Gestione rifiuti, coro unanime delle opposizioni dopo il Consiglio: la maggioranza si nasconde

Consiglio comunale latina

Sono diverse le reazioni delle opposizioni post Consiglio comunale sulla gara per la gestione dei rifiuti, ma tutte hanno lo stesso filo conduttore.

Da Enrico Forte a Nicola Calandrini passando per Andrea Marchiella, tutti hanno avuto la stessa impressione: ovvero che la maggioranza si nascondesse, senza assumersi le responsabilità di una decisione – difficile – ma indispensabile per il futuro della città.

Nessuna risposta concreta, solo un irritante tergiversare pieno di contraddizioni” commenta Fratelli d’Italia. “L’amministrazione ha sospeso il bando con un’apposita delibera – ha commentato Marchiella – ma non ha chiarito da quale analisi sia scaturita tale decisione. Il sindaco ha spiegato che il bando non garantiva il raggiungimento della soglia del 65% per la differenziata e poteva presentare profili di presunta illegittimità e presupposti per una concorrenza sleale nella gara d’appalto. Ad oggi, però, non sappiamo se tali dubbi siano emersi da uno studio effettuato dall’ufficio competente o da chissà quali altri consulenti. Continuiamo quindi a chiederci se la decisione presa sulla gestione dei rifiuti tragga origine da un preciso e ben diverso indirizzo politico o se sia dovuta al sussistere di misteriose motivazioni tecniche”.

Marchiella mette in evidenza anche le contraddizioni nelle quali è incappata la maggioranza: “Durante la seduta la consigliera di maggioranza Valeria Campagna ha affermato che la soluzione del bando non sarà adottata comunque, indipendentemente dalla risposta dell’Anac. Viene da chiederci allora se non si stia solo perdendo tempo, confondendo le idee all’opposizione e agli stessi cittadini!”.

L’imperativo è evitare il fallimento della Latina Ambiente – ha commentato Nicola Calandrini -, una soluzione che precluderebbe una serie di scelte per l’amministrazione e che complicherebbe la posizione dei lavoratori. A questo punto ritengo doverosa una presa di posizione da parte del sindaco Coletta: deve assumersi la responsabilità di decisioni chiare e definitive, anche sul problema della situazione debitoria, evitando il consueto ricorso alla dietrologia e appellandosi al buon senso. Sia chiaro che ognuno sarà chiamato ad assumersi le proprie responsabilità e che non ci impegneremo in una difesa d’ufficio dei vecchi amministratori. Coletta dovrà fare chiarezza su questa situazione letteralmente avvolta nella nebbia: sappia però che una volta intraprese certe direzioni non potrà più cavarsela puntando il dito contro qualcuno!”.

Anche il capogruppo del PD, Enrico Forte, si chiede quali siano le presunte irregolarità attribuite al bando: “I dubbi erano stati sollevati direttamente dal primo cittadino, che nella nota inviata al dirigente del servizio Ambiente, esprimeva testualmente come fossero state da più parti ‘sollevate osservazioni sulla correttezza del bando stesso, come noto relativo ad un settore dell’attività amministrativa particolarmente attenzionato circa il rischio di infiltrazioni e illegalità’. La risposta resa dal primo cittadino è da ritenersi francamente insoddisfacente. Anzi, ingenera ulteriori dubbi nella cittadinanza che Coletta vorrebbe rassicurare”.

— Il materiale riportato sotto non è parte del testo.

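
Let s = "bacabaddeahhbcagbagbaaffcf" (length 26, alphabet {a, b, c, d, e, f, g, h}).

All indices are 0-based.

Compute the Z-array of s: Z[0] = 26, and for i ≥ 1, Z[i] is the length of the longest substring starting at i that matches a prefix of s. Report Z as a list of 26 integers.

[26, 0, 0, 0, 2, 0, 0, 0, 0, 0, 0, 0, 1, 0, 0, 0, 2, 0, 0, 2, 0, 0, 0, 0, 0, 0]

Z[0]=26
i=1: outside box; Z[1]=0
i=2: outside box; Z[2]=0
i=3: outside box; Z[3]=0
i=4: outside box; Z[4]=2 grow→box=[4,6)
i=5: min(r-i=1, Z[1]=0)=0; Z[5]=0
i=6: outside box; Z[6]=0
i=7: outside box; Z[7]=0
i=8: outside box; Z[8]=0
i=9: outside box; Z[9]=0
i=10: outside box; Z[10]=0
i=11: outside box; Z[11]=0
i=12: outside box; Z[12]=1 grow→box=[12,13)
i=13: outside box; Z[13]=0
i=14: outside box; Z[14]=0
i=15: outside box; Z[15]=0
i=16: outside box; Z[16]=2 grow→box=[16,18)
i=17: min(r-i=1, Z[1]=0)=0; Z[17]=0
i=18: outside box; Z[18]=0
i=19: outside box; Z[19]=2 grow→box=[19,21)
i=20: min(r-i=1, Z[1]=0)=0; Z[20]=0
i=21: outside box; Z[21]=0
i=22: outside box; Z[22]=0
i=23: outside box; Z[23]=0
i=24: outside box; Z[24]=0
i=25: outside box; Z[25]=0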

“Oggi il Sindaco ci fa sapere che in merito alla gara erano arrivate delle osservazioni da parte di un associazione di categoria (quale?) da un’azienda di cui non ci viene detto il nome, e dalla Latina Ambiente. In merito alle infiltrazioni malavitose, poi, non si fa più cenno a nulla. Francamente – aggiunge Forte – ci saremmo aspettati delle motivazioni più concrete, più convincenti oltre a quello della concorrenza, tali che giustificassero lo stop ad un bando così importante e corposo. Ci aspettavamo una discussione sulle modalità di gestione del servizio: il Comune dovrebbe dire più chiaramente quale è l’indirizzo politico in merito alla gestione dei rifiuti. Non c’è stata una reale discussione, niente che possa essere materia neanche per l’Autorità Anticorruzione cui invece la gara è stata inviata. Ritengo – aggiunge Forte- che l’Anac sia stata chiamata in causa inutilmente visto che l’amministrazione ha più volte ribadito la volontà di un affidamento ‘in house’. Che senso ha, allora, tutto questo? E solo un modo per nascondersi dietro presunte irregolarità. Un bando, semmai, va ritirato in autotutela: questo sì, sarebbe un comportamento lineare”.

Forte ha comunque deciso di ritirare la mozione per consentire una più approfondita discussione, allargata all’intero consiglio comunale, quando sarà definito un preciso punto all’ordine del giorno.